I saw a girl. She looked partly insane. It was in the lounge of the parlour, we were waiting for our turns. At times I was glad I had to wait. She was fair, you know. And plump. Plump must be an euphemism for fat. She was lost inside her violet salwar kameez. Yes, it was too big for her. She had clutched her hair at the back. Anyway, she hardly had any hair. She wore huge earrings. They were made of glass and were purple too. She wore glasses. Not thick, not thin, just glasses. Under those glasses were her eyes, of course. Her eyes had a squint. The parlour people made her wait for a long time. That, my dear, was unfair, because she could have been called in much earlier. But all the time she sat there, the squint made me feel that she had been looking at one point. Far away, may be. This together with a few other things, made her look insane to me. Insane, as in out of the herd. Later when she was called inside and the parlour girl loosened her hair, it finished a lot above her waist. Each strand had a different length. Pathetically uneven, I could make out. The parlour girl asked her if she had tried cutting her hair by herself, you know, going all crazy. For a moment I imagined her doing that. Sitting infront of the mirror, gayly chatting away with herself, her hair on her shoulders, and she cutting it all out with scissors in her hands. Her sciccors moving as fast as the words falling out of her mouth. But now the partly insane girl couldn't hear her, at all. The parlour girl repeated. The insane girl gave her a very puzzled, harmless look, with the squint intact. She looked and half-smiled. The scene froze there.

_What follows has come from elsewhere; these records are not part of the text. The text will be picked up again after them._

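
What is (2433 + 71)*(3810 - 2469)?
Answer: 3357864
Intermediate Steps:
(2433 + 71)*(3810 - 2469) = 2504*1341 = 3357864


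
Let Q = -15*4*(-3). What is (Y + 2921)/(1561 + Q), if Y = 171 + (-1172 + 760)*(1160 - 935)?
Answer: -89608/1741 ≈ -51.469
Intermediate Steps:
Y = -92529 (Y = 171 - 412*225 = 171 - 92700 = -92529)
Q = 180 (Q = -60*(-3) = 180)
(Y + 2921)/(1561 + Q) = (-92529 + 2921)/(1561 + 180) = -89608/1741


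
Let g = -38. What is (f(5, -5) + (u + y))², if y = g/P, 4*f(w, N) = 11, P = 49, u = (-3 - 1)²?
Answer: 12411529/38416 ≈ 323.08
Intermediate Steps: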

Then somedays later, I saw a guy. He wasn't tall. Not short either. Thin, yes may be. He had a very deep set voice, you know. When he spoke, I felt like he was speaking out of his stomach. The voice was grave, I wondered what vibrations it caused at his throat when it passed through it, from his stomach, out to us. His hair was nice. It looked like a mushroom. If a mushroom is ugly, okay then, his hair looked like a nice mushroom. He wore glasses too. They were square cut for him. His eyes under his glasses always had a hint of joy. His lips were always moulded into a smile. You know, that was the set expression on his face. He smiled and laughed like those were the only things he knew. When he did so, his mushroom hair shook a little,bounced a little. His happiness made me believe that nothing in the world could make him feel otherwise. And that made him look very powerful.And for that I envied him. Chapter closed. Hahaha.

Ithinkyoushouldforgivemeformycrazywritingbutthenithinktheblogshouldreflecttherealperson I AM.

wildflower is tired of living like a part of the walls. she's sick.

Sometimes, the life she has lived looks inconequential. and that is the point when it begins to hurt.

Fifteen minutes past three in the morning, and I am trynna hold a shadow in my hands. Some parts of me are numb. Dead, for the better. Feeling like a machine. Want to feel like one. I want to forget me, right now. From now, forever.

I want to die. And be born again

I don't like changes. But I surprise myself with the way I Adapt.